There are two basic types of entrepreneurs-those who have an idea for a business and as a result become entrepreneurs, and those who know they want to be entrepreneurs but are in search of the right idea. Most young entrepreneurs fall into the latter category, and waiting for that one great opportunity to materialize can take time and be incredibly frustrating. True entrepreneurs, however, are the sort of people who make things happen, and there are several things you can do to make the most of your time and prepare yourself for that moment what the right opportunity presents itself.

1. Get an entrepreneurial education-Entrepreneurs with four or more years of college education have far lower failure rates than average, and taking courses in entrepreneurship, finance, and marketing can boost your chances of success even further. While you’re at college, be sure to take a few science and technology-related courses, if for no other reason than to network. High-growth ventures are generally hi-tech in nature, and if you’re not an inventor yourself than college is a great place to meet and partner with one.

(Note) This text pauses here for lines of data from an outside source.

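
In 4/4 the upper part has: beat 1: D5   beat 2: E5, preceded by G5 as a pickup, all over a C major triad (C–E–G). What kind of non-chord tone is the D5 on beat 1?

The harmony at that moment is C major triad (C, E, G); D5 is not a chord tone.
It is approached by leap down from G5 and left by step up to E5.
Leap in, step out, metrically accented — an appoggiatura.

Appoggiatura.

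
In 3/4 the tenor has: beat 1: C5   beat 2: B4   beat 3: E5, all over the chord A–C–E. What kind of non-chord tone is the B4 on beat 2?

The harmony at that moment is A minor triad (A, C, E); B4 is not a chord tone.
It is approached by step down from C5 and left by leap up to E5.
Step in, leap out, on a weak beat — an escape tone.

Escape tone.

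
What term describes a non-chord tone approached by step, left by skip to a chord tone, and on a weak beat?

Escape tone.

Approach: by step. Departure: by leap. Metric position: weak.
Step in, leap out, from a weak position — an escape tone (échappée). (It is the mirror image of the appoggiatura, which leaps in and steps out on a strong beat.)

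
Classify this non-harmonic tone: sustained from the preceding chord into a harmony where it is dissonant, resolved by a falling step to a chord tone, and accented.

Approach: by preparation — the pitch is first a chord tone, then held (tied or repeated) while the harmony changes under it. Departure: down by step. Metric position: strong.
A prepared dissonance that resolves downward by step — a suspension. (The same figure resolving upward would be a retardation.)

Suspension.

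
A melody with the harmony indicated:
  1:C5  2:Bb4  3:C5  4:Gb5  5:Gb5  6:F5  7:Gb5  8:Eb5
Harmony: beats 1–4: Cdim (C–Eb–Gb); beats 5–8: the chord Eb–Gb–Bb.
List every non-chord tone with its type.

The harmony at that moment is C diminished triad (C, Eb, Gb); Bb4 is not a chord tone.
It is approached by step down from C5 and left by step up to C5.
Step away and step back to the same note — a neighbor tone (lower neighbor).
The harmony at that moment is Eb minor triad (Eb, Gb, Bb); F5 is not a chord tone.
It is approached by step down from Gb5 and left by step up to Gb5.
Step away and step back to the same note — a neighbor tone (lower neighbor).

Bb4 (beat 2) — neighbor tone; F5 (beat 6) — neighbor tone.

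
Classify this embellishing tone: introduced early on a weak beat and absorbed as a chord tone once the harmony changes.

Approach: ahead of the chord change (typically by step), so it is dissonant against the current harmony. Departure: none — the same pitch is restated or held and is a chord tone of the new harmony.
Dissonant first, consonant once the harmony catches up: the note simply arrives early — an anticipation. (The reverse timing, consonant first and dissonant after the change, would be a suspension or retardation.)

Anticipation.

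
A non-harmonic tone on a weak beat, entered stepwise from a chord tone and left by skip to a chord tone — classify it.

Approach: by step. Departure: by leap. Metric position: weak.
Step in, leap out, from a weak position — an escape tone (échappée). (It is the mirror image of the appoggiatura, which leaps in and steps out on a strong beat.)

Escape tone.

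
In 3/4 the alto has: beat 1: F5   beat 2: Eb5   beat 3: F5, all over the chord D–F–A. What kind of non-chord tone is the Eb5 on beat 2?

Lower neighbor tone.

The harmony at that moment is D minor triad (D, F, A); Eb5 is not a chord tone.
It is approached by step down from F5 and left by step up to F5.
Step away and step back to the same note — a neighbor tone (lower neighbor).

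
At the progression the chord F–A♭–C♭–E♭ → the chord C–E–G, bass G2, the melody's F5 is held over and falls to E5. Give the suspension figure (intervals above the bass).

7–6 suspension.

At the second chord the bass is G2. The suspended F5 lies a seventh above the bass; after resolving down by step to E5, the interval above the bass becomes a sixth.
Suspension figures are named by those two intervals: 7–6.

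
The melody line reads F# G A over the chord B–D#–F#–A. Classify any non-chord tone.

The harmony at that moment is B dominant seventh chord (B, D#, F#, A); G is not a chord tone.
It is approached by step up from F# and left by step up to A.
Step in, step out in the same direction — a passing tone.

G is a passing tone.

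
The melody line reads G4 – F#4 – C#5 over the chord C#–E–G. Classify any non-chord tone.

The harmony at that moment is C# diminished triad (C#, E, G); F#4 is not a chord tone.
It is approached by step down from G4 and left by leap up to C#5.
Step in, leap out — an escape tone.

F#4 is an escape tone.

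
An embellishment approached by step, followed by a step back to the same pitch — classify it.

Neighbor tone.

Approach: by step. Departure: by step in the opposite direction, back to the starting pitch.
Stepwise on both sides but reversing to return to the same chord tone — a neighbor tone. (Had it continued onward in the same direction it would be a passing tone instead.)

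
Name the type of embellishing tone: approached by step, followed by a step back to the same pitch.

Approach: by step. Departure: by step in the opposite direction, back to the starting pitch.
Stepwise on both sides but reversing to return to the same chord tone — a neighbor tone. (Had it continued onward in the same direction it would be a passing tone instead.)

Neighbor tone.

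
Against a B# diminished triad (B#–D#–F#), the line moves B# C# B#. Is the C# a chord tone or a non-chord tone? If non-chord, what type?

Non-chord tone — a neighbor tone.

The harmony at that moment is B# diminished triad (B#, D#, F#); C# is not a chord tone.
It is approached by step up from B# and left by step down to B#.
Step away and step back to the same note — a neighbor tone (upper neighbor).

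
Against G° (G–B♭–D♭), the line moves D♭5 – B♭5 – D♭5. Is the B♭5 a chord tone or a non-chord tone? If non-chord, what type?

Chord tone (the third of G diminished triad).

G diminished triad contains G, B♭, D♭; B♭ is the third, so it is a chord tone.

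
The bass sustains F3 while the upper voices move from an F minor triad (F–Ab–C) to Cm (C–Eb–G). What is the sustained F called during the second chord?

The harmony at that moment is C minor triad (C, Eb, G); F3 is not a chord tone.
It is held over (the same pitch as the preceding F3) and then sustained as the same pitch into the next harmony.
Sustained through a change of harmony — a pedal tone.

Pedal tone (pedal point).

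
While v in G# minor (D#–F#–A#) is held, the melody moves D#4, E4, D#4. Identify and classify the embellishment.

E4 is a neighbor tone.

The harmony at that moment is D# minor triad (D#, F#, A#); E4 is not a chord tone.
It is approached by step up from D#4 and left by step down to D#4.
Step away and step back to the same note — a neighbor tone (upper neighbor).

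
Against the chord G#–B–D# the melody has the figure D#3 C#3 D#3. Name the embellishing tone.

The harmony at that moment is G# minor triad (G#, B, D#); C#3 is not a chord tone.
It is approached by step down from D#3 and left by step up to D#3.
Step away and step back to the same note — a neighbor tone (lower neighbor).

C#3 is a neighbor tone.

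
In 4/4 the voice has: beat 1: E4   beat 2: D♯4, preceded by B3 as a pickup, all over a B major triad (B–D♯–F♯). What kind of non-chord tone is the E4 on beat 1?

Appoggiatura.

The harmony at that moment is B major triad (B, D♯, F♯); E4 is not a chord tone.
It is approached by leap up from B3 and left by step down to D♯4.
Leap in, step out, metrically accented — an appoggiatura.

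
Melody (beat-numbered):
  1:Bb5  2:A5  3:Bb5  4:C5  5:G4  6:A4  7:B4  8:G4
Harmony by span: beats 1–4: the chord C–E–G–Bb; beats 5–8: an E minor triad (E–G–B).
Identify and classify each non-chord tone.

A5 (beat 2) — neighbor tone; A4 (beat 6) — passing tone.

The harmony at that moment is C dominant seventh chord (C, E, G, Bb); A5 is not a chord tone.
It is approached by step down from Bb5 and left by step up to Bb5.
Step away and step back to the same note — a neighbor tone (lower neighbor).
The harmony at that moment is E minor triad (E, G, B); A4 is not a chord tone.
It is approached by step up from G4 and left by step up to B4.
Step in, step out in the same direction — a passing tone.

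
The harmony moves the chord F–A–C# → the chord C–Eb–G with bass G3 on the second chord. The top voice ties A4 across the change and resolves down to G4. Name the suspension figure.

9–8 suspension.

At the second chord the bass is G3. The suspended A4 lies a ninth above the bass; after resolving down by step to G4, the interval above the bass becomes an octave.
Suspension figures are named by those two intervals: 9–8.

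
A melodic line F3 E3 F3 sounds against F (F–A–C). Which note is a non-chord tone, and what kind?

The harmony at that moment is F major triad (F, A, C); E3 is not a chord tone.
It is approached by step down from F3 and left by step up to F3.
Step away and step back to the same note — a neighbor tone (lower neighbor).

E3 is a neighbor tone.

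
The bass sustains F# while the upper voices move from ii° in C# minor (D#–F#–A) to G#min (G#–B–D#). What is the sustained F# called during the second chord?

The harmony at that moment is G# minor triad (G#, B, D#); F# is not a chord tone.
It is held over (the same pitch as the preceding F#) and then sustained as the same pitch into the next harmony.
Sustained through a change of harmony — a pedal tone.

Pedal tone (pedal point).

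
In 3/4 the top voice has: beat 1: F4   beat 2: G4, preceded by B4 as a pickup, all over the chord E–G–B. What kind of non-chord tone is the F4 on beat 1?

The harmony at that moment is E minor triad (E, G, B); F4 is not a chord tone.
It is approached by leap down from B4 and left by step up to G4.
Leap in, step out, metrically accented — an appoggiatura.

Appoggiatura.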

2. Talk to experienced entrepreneurs-While a college education is extremely beneficial, one drawback is that the courses tend to be overly theoretical, even in business school. But there’s no teacher like experience, so try to have lunch or coffee with as many experienced entrepreneurs as you can find. Down the line, they may become potential investors for your future ventures, but for now just ask questions and listen to them talk about their experiences. Most people like to be asked for advice, and successful entrepreneurs generally want to help the next generation. Just remember to be respectful of their time.

3. Work as an intern for a startup or venture capital firm-Try to leverage your relationships with more experienced entrepreneurs into a summer internship at a startup company or a venture capital firm. Even if it’s unpaid, the experience is invaluable. Working for a startup will give you a feel for the challenges involved in launching a new venture, while a venture capital firm will give you exposure to many different business plans and insight into how investors analyze business opportunities. Do both if you can.

4. Enter a business plan competition-Even if you haven’t hit upon that great idea yet, enter one anyway. There’s no better way to learn the mechanics of writing a business plan and obtaining funding, and the feedback you receive and the contacts you make can be extremely valuable in the future.

5. Research trends and practice spotting them-Great business opportunities don’t just fall into your lap. They generally involve spotting a trend early and figuring out a way to exploit it. So pick an industry or area of expertise and then immerse yourself in it. Try to predict how others will capitalize on emerging opportunities, and then watch and learn which ideas succeed and which ones fail. Eventually, you’ll get a feel for the market, and the right idea will come to you.

The time to start learning how to be an entrepreneur isn’t when you decide to launch a business, but rather many years before. Entrepreneurship is a complex task, one that requires thousands of hours of experience to master, just as with any other vocation. The sooner you get started, the sooner you’ll be ready.